- A leaked document last month on the cash flow of Evergrande, China’s second-largest sales developer, highlighted concerns about the liquidity flows of Chinese real estate developers.
- This has increased pressure on property developers’ ability to repay their debts on bond markets in 2021, analysts warn.
- China’s real estate developers are among the largest junk bond issuers in Asia.
SINGAPORE — Increasing debt of Chinese real estate developers is again at the forefront, as liquidity issues at China Evergrande are triggering investor concerns.
As the economy reopened following the worst of the pandemic, China’s property prices rebounded quickly. However, authorities are expected to officially stick to developers’ borrowing costs — describing rules that limit debt ratios with respect to their cash flows, assets and capital levels.
A leaked paper last month on the cash flow of Evergrande, China’s second-largest sales developer, has also highlighted concerns over Chinese developers’ liquidity flows.
Analysts warn that they have also put pressure on developers to pay off their debts in the 2021 bond markets.
China’s real estate developers are one of the largest issuers of junk bonds in Asia with a total issuance of $46.23 billion last year — double that of 2018, Refinitiv data says. Junk bonds are non-investment grade debt securities with a high default risk, usually with higher interest rates to offset that risk.
Evergrande ‘s liquidity concerns
The leaked document suggested that China Evergrande had sought government assistance because of a supposed cash crunch. The company has since denied the allegations in the document.
Nevertheless, ratings giant S&P Global Ratings downgraded China Evergrande to “negative ” from “ stable, ” explaining that its liquidity was weakening.
“We revised the outlooks to negative because Evergrande’s short-term debt has continued to surge, partly due to its active acquisition of property projects. We expected to deal with the company’s short-term debt, in particular in light of the tough economy, “the rating agency said.
The incident poses an event risk to China’s property market in the coming quarters. We cannot rule out the possibility of more developers facing deleveraging challenges.

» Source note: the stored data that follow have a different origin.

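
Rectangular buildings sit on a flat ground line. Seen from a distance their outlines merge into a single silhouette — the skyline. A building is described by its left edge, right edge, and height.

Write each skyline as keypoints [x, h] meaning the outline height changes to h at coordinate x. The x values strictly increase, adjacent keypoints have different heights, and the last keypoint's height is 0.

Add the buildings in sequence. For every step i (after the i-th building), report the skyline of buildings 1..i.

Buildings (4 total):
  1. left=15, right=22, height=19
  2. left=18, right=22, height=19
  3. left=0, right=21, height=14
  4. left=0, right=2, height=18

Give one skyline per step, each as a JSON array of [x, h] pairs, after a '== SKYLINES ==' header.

== SKYLINES ==
[[15,19],[22,0]]
[[15,19],[22,0]]
[[0,14],[15,19],[22,0]]
[[0,18],[2,14],[15,19],[22,0]]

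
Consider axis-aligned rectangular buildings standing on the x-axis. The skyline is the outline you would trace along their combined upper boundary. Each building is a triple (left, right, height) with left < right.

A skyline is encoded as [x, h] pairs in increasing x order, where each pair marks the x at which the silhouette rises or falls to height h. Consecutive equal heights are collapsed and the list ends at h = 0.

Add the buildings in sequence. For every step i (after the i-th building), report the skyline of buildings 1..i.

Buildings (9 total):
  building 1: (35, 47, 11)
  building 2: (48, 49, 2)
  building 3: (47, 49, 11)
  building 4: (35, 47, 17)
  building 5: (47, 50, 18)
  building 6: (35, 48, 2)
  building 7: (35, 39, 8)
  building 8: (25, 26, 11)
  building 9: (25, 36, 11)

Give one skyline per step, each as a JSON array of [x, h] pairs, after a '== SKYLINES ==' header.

== SKYLINES ==
[[35,11],[47,0]]
[[35,11],[47,0],[48,2],[49,0]]
[[35,11],[49,0]]
[[35,17],[47,11],[49,0]]
[[35,17],[47,18],[50,0]]
[[35,17],[47,18],[50,0]]
[[35,17],[47,18],[50,0]]
[[25,11],[26,0],[35,17],[47,18],[50,0]]
[[25,11],[35,17],[47,18],[50,0]]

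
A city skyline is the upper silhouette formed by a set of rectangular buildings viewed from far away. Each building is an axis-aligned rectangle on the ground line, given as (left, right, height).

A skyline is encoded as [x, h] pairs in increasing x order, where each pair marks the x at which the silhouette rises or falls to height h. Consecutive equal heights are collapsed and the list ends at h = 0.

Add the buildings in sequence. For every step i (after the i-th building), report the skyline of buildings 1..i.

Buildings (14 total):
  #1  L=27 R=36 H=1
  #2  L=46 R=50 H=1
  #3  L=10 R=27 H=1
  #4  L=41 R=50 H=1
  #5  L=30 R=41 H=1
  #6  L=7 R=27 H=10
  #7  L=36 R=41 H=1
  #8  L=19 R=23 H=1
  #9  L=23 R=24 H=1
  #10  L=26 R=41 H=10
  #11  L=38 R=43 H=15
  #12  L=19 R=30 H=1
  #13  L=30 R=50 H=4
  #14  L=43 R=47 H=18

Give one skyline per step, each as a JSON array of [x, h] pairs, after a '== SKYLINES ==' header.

== SKYLINES ==
[[27,1],[36,0]]
[[27,1],[36,0],[46,1],[50,0]]
[[10,1],[36,0],[46,1],[50,0]]
[[10,1],[36,0],[41,1],[50,0]]
[[10,1],[50,0]]
[[7,10],[27,1],[50,0]]
[[7,10],[27,1],[50,0]]
[[7,10],[27,1],[50,0]]
[[7,10],[27,1],[50,0]]
[[7,10],[41,1],[50,0]]
[[7,10],[38,15],[43,1],[50,0]]
[[7,10],[38,15],[43,1],[50,0]]
[[7,10],[38,15],[43,4],[50,0]]
[[7,10],[38,15],[43,18],[47,4],[50,0]]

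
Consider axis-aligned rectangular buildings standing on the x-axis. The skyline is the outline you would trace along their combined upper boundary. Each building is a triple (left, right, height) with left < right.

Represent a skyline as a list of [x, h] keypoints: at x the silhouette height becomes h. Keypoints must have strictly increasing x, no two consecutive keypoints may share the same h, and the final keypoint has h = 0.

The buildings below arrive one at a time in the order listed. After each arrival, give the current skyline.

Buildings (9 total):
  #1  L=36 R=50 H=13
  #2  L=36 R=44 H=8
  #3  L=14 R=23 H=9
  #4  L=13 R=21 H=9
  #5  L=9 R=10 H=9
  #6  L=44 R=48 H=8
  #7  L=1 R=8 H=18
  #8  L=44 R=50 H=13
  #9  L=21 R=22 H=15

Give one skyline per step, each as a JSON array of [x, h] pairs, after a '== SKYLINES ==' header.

== SKYLINES ==
[[36,13],[50,0]]
[[36,13],[50,0]]
[[14,9],[23,0],[36,13],[50,0]]
[[13,9],[23,0],[36,13],[50,0]]
[[9,9],[10,0],[13,9],[23,0],[36,13],[50,0]]
[[9,9],[10,0],[13,9],[23,0],[36,13],[50,0]]
[[1,18],[8,0],[9,9],[10,0],[13,9],[23,0],[36,13],[50,0]]
[[1,18],[8,0],[9,9],[10,0],[13,9],[23,0],[36,13],[50,0]]
[[1,18],[8,0],[9,9],[10,0],[13,9],[21,15],[22,9],[23,0],[36,13],[50,0]]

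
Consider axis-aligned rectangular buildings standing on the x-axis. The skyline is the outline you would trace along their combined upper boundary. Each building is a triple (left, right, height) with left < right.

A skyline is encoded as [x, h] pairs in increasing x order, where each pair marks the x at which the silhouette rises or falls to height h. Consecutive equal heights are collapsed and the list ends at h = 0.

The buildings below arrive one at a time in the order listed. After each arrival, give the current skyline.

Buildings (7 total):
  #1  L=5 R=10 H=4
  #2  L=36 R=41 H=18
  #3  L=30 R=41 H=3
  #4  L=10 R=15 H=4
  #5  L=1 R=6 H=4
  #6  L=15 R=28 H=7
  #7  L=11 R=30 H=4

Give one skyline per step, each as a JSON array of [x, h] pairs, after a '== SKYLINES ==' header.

== SKYLINES ==
[[5,4],[10,0]]
[[5,4],[10,0],[36,18],[41,0]]
[[5,4],[10,0],[30,3],[36,18],[41,0]]
[[5,4],[15,0],[30,3],[36,18],[41,0]]
[[1,4],[15,0],[30,3],[36,18],[41,0]]
[[1,4],[15,7],[28,0],[30,3],[36,18],[41,0]]
[[1,4],[15,7],[28,4],[30,3],[36,18],[41,0]]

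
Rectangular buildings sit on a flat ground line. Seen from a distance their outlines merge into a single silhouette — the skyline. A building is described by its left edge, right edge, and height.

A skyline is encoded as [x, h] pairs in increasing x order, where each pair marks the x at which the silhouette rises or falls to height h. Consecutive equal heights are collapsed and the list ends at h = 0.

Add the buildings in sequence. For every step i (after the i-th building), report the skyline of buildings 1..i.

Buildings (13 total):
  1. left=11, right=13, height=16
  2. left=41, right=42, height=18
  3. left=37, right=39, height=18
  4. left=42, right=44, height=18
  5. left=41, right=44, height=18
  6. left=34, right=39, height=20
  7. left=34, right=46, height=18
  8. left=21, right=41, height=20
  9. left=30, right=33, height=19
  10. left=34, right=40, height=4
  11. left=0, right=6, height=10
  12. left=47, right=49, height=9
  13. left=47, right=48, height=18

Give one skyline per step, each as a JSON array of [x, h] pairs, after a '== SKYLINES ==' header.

== SKYLINES ==
[[11,16],[13,0]]
[[11,16],[13,0],[41,18],[42,0]]
[[11,16],[13,0],[37,18],[39,0],[41,18],[42,0]]
[[11,16],[13,0],[37,18],[39,0],[41,18],[44,0]]
[[11,16],[13,0],[37,18],[39,0],[41,18],[44,0]]
[[11,16],[13,0],[34,20],[39,0],[41,18],[44,0]]
[[11,16],[13,0],[34,20],[39,18],[46,0]]
[[11,16],[13,0],[21,20],[41,18],[46,0]]
[[11,16],[13,0],[21,20],[41,18],[46,0]]
[[11,16],[13,0],[21,20],[41,18],[46,0]]
[[0,10],[6,0],[11,16],[13,0],[21,20],[41,18],[46,0]]
[[0,10],[6,0],[11,16],[13,0],[21,20],[41,18],[46,0],[47,9],[49,0]]
[[0,10],[6,0],[11,16],[13,0],[21,20],[41,18],[46,0],[47,18],[48,9],[49,0]]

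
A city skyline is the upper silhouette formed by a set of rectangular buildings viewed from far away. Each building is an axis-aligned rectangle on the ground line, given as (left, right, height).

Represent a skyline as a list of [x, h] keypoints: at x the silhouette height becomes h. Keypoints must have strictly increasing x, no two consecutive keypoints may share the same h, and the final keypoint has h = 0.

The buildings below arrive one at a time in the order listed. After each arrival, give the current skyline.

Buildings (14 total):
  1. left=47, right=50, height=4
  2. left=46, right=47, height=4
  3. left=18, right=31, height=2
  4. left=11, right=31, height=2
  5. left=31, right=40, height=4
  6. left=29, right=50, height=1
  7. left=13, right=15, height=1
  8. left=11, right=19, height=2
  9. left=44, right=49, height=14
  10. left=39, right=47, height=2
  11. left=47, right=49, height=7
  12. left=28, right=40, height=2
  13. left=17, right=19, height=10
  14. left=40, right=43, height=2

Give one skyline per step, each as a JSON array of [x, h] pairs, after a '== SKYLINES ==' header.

== SKYLINES ==
[[47,4],[50,0]]
[[46,4],[50,0]]
[[18,2],[31,0],[46,4],[50,0]]
[[11,2],[31,0],[46,4],[50,0]]
[[11,2],[31,4],[40,0],[46,4],[50,0]]
[[11,2],[31,4],[40,1],[46,4],[50,0]]
[[11,2],[31,4],[40,1],[46,4],[50,0]]
[[11,2],[31,4],[40,1],[46,4],[50,0]]
[[11,2],[31,4],[40,1],[44,14],[49,4],[50,0]]
[[11,2],[31,4],[40,2],[44,14],[49,4],[50,0]]
[[11,2],[31,4],[40,2],[44,14],[49,4],[50,0]]
[[11,2],[31,4],[40,2],[44,14],[49,4],[50,0]]
[[11,2],[17,10],[19,2],[31,4],[40,2],[44,14],[49,4],[50,0]]
[[11,2],[17,10],[19,2],[31,4],[40,2],[44,14],[49,4],[50,0]]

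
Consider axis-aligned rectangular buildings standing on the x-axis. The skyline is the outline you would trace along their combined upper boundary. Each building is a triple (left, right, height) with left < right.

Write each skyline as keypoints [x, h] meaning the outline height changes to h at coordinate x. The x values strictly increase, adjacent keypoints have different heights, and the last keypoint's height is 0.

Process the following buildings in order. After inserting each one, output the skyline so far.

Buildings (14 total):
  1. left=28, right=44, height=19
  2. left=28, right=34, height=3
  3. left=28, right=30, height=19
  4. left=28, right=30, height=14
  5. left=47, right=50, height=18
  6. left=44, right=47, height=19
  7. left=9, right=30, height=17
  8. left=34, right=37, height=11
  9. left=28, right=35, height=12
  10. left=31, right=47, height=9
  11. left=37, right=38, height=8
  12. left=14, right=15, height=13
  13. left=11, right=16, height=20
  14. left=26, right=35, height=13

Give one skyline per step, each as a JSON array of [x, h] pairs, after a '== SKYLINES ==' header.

== SKYLINES ==
[[28,19],[44,0]]
[[28,19],[44,0]]
[[28,19],[44,0]]
[[28,19],[44,0]]
[[28,19],[44,0],[47,18],[50,0]]
[[28,19],[47,18],[50,0]]
[[9,17],[28,19],[47,18],[50,0]]
[[9,17],[28,19],[47,18],[50,0]]
[[9,17],[28,19],[47,18],[50,0]]
[[9,17],[28,19],[47,18],[50,0]]
[[9,17],[28,19],[47,18],[50,0]]
[[9,17],[28,19],[47,18],[50,0]]
[[9,17],[11,20],[16,17],[28,19],[47,18],[50,0]]
[[9,17],[11,20],[16,17],[28,19],[47,18],[50,0]]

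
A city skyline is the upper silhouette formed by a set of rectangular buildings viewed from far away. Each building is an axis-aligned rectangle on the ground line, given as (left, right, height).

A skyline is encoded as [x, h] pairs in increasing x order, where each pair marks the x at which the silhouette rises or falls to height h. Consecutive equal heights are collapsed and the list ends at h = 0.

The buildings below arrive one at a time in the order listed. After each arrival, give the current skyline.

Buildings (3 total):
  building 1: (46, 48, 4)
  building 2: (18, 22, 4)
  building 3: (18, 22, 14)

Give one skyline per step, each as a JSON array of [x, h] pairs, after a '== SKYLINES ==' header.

== SKYLINES ==
[[46,4],[48,0]]
[[18,4],[22,0],[46,4],[48,0]]
[[18,14],[22,0],[46,4],[48,0]]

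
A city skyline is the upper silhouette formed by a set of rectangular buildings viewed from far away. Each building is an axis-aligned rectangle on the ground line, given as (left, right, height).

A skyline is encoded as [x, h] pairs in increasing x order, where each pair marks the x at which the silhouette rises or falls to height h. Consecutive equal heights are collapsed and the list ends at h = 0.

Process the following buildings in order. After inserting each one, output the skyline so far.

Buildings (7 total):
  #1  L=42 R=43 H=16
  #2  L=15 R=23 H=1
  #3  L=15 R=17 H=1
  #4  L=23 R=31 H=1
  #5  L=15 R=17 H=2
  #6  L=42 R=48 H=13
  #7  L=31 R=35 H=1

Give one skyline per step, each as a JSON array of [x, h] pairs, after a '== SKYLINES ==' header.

== SKYLINES ==
[[42,16],[43,0]]
[[15,1],[23,0],[42,16],[43,0]]
[[15,1],[23,0],[42,16],[43,0]]
[[15,1],[31,0],[42,16],[43,0]]
[[15,2],[17,1],[31,0],[42,16],[43,0]]
[[15,2],[17,1],[31,0],[42,16],[43,13],[48,0]]
[[15,2],[17,1],[35,0],[42,16],[43,13],[48,0]]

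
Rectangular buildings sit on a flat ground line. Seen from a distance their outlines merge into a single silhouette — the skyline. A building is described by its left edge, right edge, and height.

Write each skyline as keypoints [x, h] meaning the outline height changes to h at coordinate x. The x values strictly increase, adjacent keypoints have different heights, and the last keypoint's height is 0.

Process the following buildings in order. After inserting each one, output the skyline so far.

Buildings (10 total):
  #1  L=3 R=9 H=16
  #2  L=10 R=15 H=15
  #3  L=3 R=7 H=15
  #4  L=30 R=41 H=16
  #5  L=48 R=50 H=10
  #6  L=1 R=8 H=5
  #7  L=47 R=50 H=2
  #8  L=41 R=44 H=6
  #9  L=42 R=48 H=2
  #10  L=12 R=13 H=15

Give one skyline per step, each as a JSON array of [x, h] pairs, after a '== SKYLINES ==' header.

== SKYLINES ==
[[3,16],[9,0]]
[[3,16],[9,0],[10,15],[15,0]]
[[3,16],[9,0],[10,15],[15,0]]
[[3,16],[9,0],[10,15],[15,0],[30,16],[41,0]]
[[3,16],[9,0],[10,15],[15,0],[30,16],[41,0],[48,10],[50,0]]
[[1,5],[3,16],[9,0],[10,15],[15,0],[30,16],[41,0],[48,10],[50,0]]
[[1,5],[3,16],[9,0],[10,15],[15,0],[30,16],[41,0],[47,2],[48,10],[50,0]]
[[1,5],[3,16],[9,0],[10,15],[15,0],[30,16],[41,6],[44,0],[47,2],[48,10],[50,0]]
[[1,5],[3,16],[9,0],[10,15],[15,0],[30,16],[41,6],[44,2],[48,10],[50,0]]
[[1,5],[3,16],[9,0],[10,15],[15,0],[30,16],[41,6],[44,2],[48,10],[50,0]]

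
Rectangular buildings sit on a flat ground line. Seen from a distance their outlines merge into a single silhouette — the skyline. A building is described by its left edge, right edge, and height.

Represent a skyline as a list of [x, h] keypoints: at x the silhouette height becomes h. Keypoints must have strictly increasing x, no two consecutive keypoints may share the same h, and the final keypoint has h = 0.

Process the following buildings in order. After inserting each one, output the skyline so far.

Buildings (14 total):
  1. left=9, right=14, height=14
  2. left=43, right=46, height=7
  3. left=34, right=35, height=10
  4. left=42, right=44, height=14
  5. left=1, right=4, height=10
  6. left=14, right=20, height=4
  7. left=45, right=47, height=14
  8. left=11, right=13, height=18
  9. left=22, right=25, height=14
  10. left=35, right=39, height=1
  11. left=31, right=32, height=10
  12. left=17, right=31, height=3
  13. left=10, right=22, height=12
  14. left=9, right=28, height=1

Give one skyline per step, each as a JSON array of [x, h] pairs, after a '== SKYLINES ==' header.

== SKYLINES ==
[[9,14],[14,0]]
[[9,14],[14,0],[43,7],[46,0]]
[[9,14],[14,0],[34,10],[35,0],[43,7],[46,0]]
[[9,14],[14,0],[34,10],[35,0],[42,14],[44,7],[46,0]]
[[1,10],[4,0],[9,14],[14,0],[34,10],[35,0],[42,14],[44,7],[46,0]]
[[1,10],[4,0],[9,14],[14,4],[20,0],[34,10],[35,0],[42,14],[44,7],[46,0]]
[[1,10],[4,0],[9,14],[14,4],[20,0],[34,10],[35,0],[42,14],[44,7],[45,14],[47,0]]
[[1,10],[4,0],[9,14],[11,18],[13,14],[14,4],[20,0],[34,10],[35,0],[42,14],[44,7],[45,14],[47,0]]
[[1,10],[4,0],[9,14],[11,18],[13,14],[14,4],[20,0],[22,14],[25,0],[34,10],[35,0],[42,14],[44,7],[45,14],[47,0]]
[[1,10],[4,0],[9,14],[11,18],[13,14],[14,4],[20,0],[22,14],[25,0],[34,10],[35,1],[39,0],[42,14],[44,7],[45,14],[47,0]]
[[1,10],[4,0],[9,14],[11,18],[13,14],[14,4],[20,0],[22,14],[25,0],[31,10],[32,0],[34,10],[35,1],[39,0],[42,14],[44,7],[45,14],[47,0]]
[[1,10],[4,0],[9,14],[11,18],[13,14],[14,4],[20,3],[22,14],[25,3],[31,10],[32,0],[34,10],[35,1],[39,0],[42,14],[44,7],[45,14],[47,0]]
[[1,10],[4,0],[9,14],[11,18],[13,14],[14,12],[22,14],[25,3],[31,10],[32,0],[34,10],[35,1],[39,0],[42,14],[44,7],[45,14],[47,0]]
[[1,10],[4,0],[9,14],[11,18],[13,14],[14,12],[22,14],[25,3],[31,10],[32,0],[34,10],[35,1],[39,0],[42,14],[44,7],[45,14],[47,0]]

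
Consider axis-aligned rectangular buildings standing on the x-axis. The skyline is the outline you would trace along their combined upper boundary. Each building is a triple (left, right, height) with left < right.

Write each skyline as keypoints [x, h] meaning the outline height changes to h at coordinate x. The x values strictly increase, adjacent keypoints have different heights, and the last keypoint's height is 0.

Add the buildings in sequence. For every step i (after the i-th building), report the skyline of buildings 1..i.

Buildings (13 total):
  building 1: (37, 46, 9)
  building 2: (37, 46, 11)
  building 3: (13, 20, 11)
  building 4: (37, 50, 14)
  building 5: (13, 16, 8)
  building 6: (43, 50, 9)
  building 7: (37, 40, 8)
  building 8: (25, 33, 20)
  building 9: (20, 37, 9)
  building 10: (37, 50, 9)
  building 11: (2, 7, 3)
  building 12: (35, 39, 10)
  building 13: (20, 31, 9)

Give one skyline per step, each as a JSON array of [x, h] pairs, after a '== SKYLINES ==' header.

== SKYLINES ==
[[37,9],[46,0]]
[[37,11],[46,0]]
[[13,11],[20,0],[37,11],[46,0]]
[[13,11],[20,0],[37,14],[50,0]]
[[13,11],[20,0],[37,14],[50,0]]
[[13,11],[20,0],[37,14],[50,0]]
[[13,11],[20,0],[37,14],[50,0]]
[[13,11],[20,0],[25,20],[33,0],[37,14],[50,0]]
[[13,11],[20,9],[25,20],[33,9],[37,14],[50,0]]
[[13,11],[20,9],[25,20],[33,9],[37,14],[50,0]]
[[2,3],[7,0],[13,11],[20,9],[25,20],[33,9],[37,14],[50,0]]
[[2,3],[7,0],[13,11],[20,9],[25,20],[33,9],[35,10],[37,14],[50,0]]
[[2,3],[7,0],[13,11],[20,9],[25,20],[33,9],[35,10],[37,14],[50,0]]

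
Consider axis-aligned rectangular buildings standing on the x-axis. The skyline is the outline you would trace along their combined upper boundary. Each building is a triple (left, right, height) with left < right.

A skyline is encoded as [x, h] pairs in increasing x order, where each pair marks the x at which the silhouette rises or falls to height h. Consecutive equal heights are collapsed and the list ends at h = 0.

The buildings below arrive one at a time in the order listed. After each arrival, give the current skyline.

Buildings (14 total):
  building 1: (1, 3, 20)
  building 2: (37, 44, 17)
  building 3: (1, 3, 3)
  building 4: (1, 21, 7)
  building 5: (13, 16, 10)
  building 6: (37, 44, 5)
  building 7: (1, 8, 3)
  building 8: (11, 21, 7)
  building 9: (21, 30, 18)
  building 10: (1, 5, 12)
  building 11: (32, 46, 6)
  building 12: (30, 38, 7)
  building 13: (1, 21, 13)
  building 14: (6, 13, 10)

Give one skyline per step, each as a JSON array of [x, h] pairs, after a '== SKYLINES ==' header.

== SKYLINES ==
[[1,20],[3,0]]
[[1,20],[3,0],[37,17],[44,0]]
[[1,20],[3,0],[37,17],[44,0]]
[[1,20],[3,7],[21,0],[37,17],[44,0]]
[[1,20],[3,7],[13,10],[16,7],[21,0],[37,17],[44,0]]
[[1,20],[3,7],[13,10],[16,7],[21,0],[37,17],[44,0]]
[[1,20],[3,7],[13,10],[16,7],[21,0],[37,17],[44,0]]
[[1,20],[3,7],[13,10],[16,7],[21,0],[37,17],[44,0]]
[[1,20],[3,7],[13,10],[16,7],[21,18],[30,0],[37,17],[44,0]]
[[1,20],[3,12],[5,7],[13,10],[16,7],[21,18],[30,0],[37,17],[44,0]]
[[1,20],[3,12],[5,7],[13,10],[16,7],[21,18],[30,0],[32,6],[37,17],[44,6],[46,0]]
[[1,20],[3,12],[5,7],[13,10],[16,7],[21,18],[30,7],[37,17],[44,6],[46,0]]
[[1,20],[3,13],[21,18],[30,7],[37,17],[44,6],[46,0]]
[[1,20],[3,13],[21,18],[30,7],[37,17],[44,6],[46,0]]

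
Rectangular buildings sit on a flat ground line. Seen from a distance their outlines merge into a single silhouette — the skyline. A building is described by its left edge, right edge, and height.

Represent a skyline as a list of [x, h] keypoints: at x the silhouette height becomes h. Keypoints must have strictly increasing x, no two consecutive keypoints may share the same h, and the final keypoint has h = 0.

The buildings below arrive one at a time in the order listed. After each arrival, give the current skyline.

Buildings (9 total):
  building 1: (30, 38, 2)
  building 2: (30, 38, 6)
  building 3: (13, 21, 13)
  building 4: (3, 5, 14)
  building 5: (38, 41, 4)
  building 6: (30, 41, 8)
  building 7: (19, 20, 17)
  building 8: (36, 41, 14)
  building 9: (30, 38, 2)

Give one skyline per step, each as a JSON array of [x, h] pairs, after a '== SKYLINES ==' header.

== SKYLINES ==
[[30,2],[38,0]]
[[30,6],[38,0]]
[[13,13],[21,0],[30,6],[38,0]]
[[3,14],[5,0],[13,13],[21,0],[30,6],[38,0]]
[[3,14],[5,0],[13,13],[21,0],[30,6],[38,4],[41,0]]
[[3,14],[5,0],[13,13],[21,0],[30,8],[41,0]]
[[3,14],[5,0],[13,13],[19,17],[20,13],[21,0],[30,8],[41,0]]
[[3,14],[5,0],[13,13],[19,17],[20,13],[21,0],[30,8],[36,14],[41,0]]
[[3,14],[5,0],[13,13],[19,17],[20,13],[21,0],[30,8],[36,14],[41,0]]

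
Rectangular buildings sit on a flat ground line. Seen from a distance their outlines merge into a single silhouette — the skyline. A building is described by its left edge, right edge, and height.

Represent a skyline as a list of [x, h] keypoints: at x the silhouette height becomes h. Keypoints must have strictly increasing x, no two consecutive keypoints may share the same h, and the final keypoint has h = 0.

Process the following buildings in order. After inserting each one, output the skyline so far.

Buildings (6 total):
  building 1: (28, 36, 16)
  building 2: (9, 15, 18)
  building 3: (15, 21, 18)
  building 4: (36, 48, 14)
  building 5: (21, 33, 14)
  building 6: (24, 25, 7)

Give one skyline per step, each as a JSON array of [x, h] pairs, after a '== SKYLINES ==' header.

== SKYLINES ==
[[28,16],[36,0]]
[[9,18],[15,0],[28,16],[36,0]]
[[9,18],[21,0],[28,16],[36,0]]
[[9,18],[21,0],[28,16],[36,14],[48,0]]
[[9,18],[21,14],[28,16],[36,14],[48,0]]
[[9,18],[21,14],[28,16],[36,14],[48,0]]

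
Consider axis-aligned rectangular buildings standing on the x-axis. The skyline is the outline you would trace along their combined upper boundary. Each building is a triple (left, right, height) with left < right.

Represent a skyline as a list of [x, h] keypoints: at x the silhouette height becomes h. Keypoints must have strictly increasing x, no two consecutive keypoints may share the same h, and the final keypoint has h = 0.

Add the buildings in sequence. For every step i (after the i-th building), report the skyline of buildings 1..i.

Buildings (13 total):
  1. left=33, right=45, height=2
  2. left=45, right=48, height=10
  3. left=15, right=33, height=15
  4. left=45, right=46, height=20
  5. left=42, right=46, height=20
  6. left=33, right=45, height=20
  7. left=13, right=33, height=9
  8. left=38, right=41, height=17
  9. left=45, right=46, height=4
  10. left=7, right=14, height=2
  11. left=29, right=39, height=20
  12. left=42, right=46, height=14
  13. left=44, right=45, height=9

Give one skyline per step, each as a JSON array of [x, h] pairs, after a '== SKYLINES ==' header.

== SKYLINES ==
[[33,2],[45,0]]
[[33,2],[45,10],[48,0]]
[[15,15],[33,2],[45,10],[48,0]]
[[15,15],[33,2],[45,20],[46,10],[48,0]]
[[15,15],[33,2],[42,20],[46,10],[48,0]]
[[15,15],[33,20],[46,10],[48,0]]
[[13,9],[15,15],[33,20],[46,10],[48,0]]
[[13,9],[15,15],[33,20],[46,10],[48,0]]
[[13,9],[15,15],[33,20],[46,10],[48,0]]
[[7,2],[13,9],[15,15],[33,20],[46,10],[48,0]]
[[7,2],[13,9],[15,15],[29,20],[46,10],[48,0]]
[[7,2],[13,9],[15,15],[29,20],[46,10],[48,0]]
[[7,2],[13,9],[15,15],[29,20],[46,10],[48,0]]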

“We believe that, due to the size of its debt, Evergrande faces growing challenges to improve its liquidity,” S&P added. As of 30 June, it had 396 billion yuan (58 billion dollars) in short-term debt due in part to increased land and project acquisitions as opportunities arose during the pandemic, the rating company said.
Billions of debt owing
ANZ Research recently reported that although the Evergrande event is unverified, it has “increased market concerns” over cash flow conditions and the leverage ratio for Chinese developers.
ANZ Research said that the Chinese government was also set to introduce the rules that would force companies to limit their debt that could pose even more problems for them.
“The incident poses an event risk to China’s property market in the coming quarters,” it said, referring to China Evergrande. “We can not exclude the possibility of deleveraging more developers facing challenges.”
Impact of new property rules
Chinese property developers could face mounting bond repayment pressure next year, according to ANZ analysts. ANZ Research shows that by 2021 onshore bonds will mature 526 billion yuan (77.46 billion USD) which is 16 percent above this year’s level and some 50 billion USD of offshore bonds will also mature next year, or 47 percent more this year.
Tens of trillions of dollars of bonds will mature next year and analysts warn that developers need to reissue debts to raise cash may face hurdles in such tightening financing conditions.
“The new regulations may limit the capacity of developers to roll over their debt, stimulate demand for cash and dampen investment in property,” ANZ Research noted.
Senior Corporate Rating Manager Christopher Yip at S&P Global Ratings said that limiting bank loan growth could reduce prospects for growth, in particular for more aggressive players.
“The refinancing needs for the dollar for the sector in 2021 are greater than ever,” said Yip, adding that issuers can also face a weak appetite for investors.
Capital Economics also noted: “The speed at which China’s officials have turned from crisis responses to another round of property developer restrictions has surprised many.”
‘The motivation is clear to a leadership concerned with credit risks: property developers account for all the increase in the leverage between listed companies in China in the past decade,’ she said.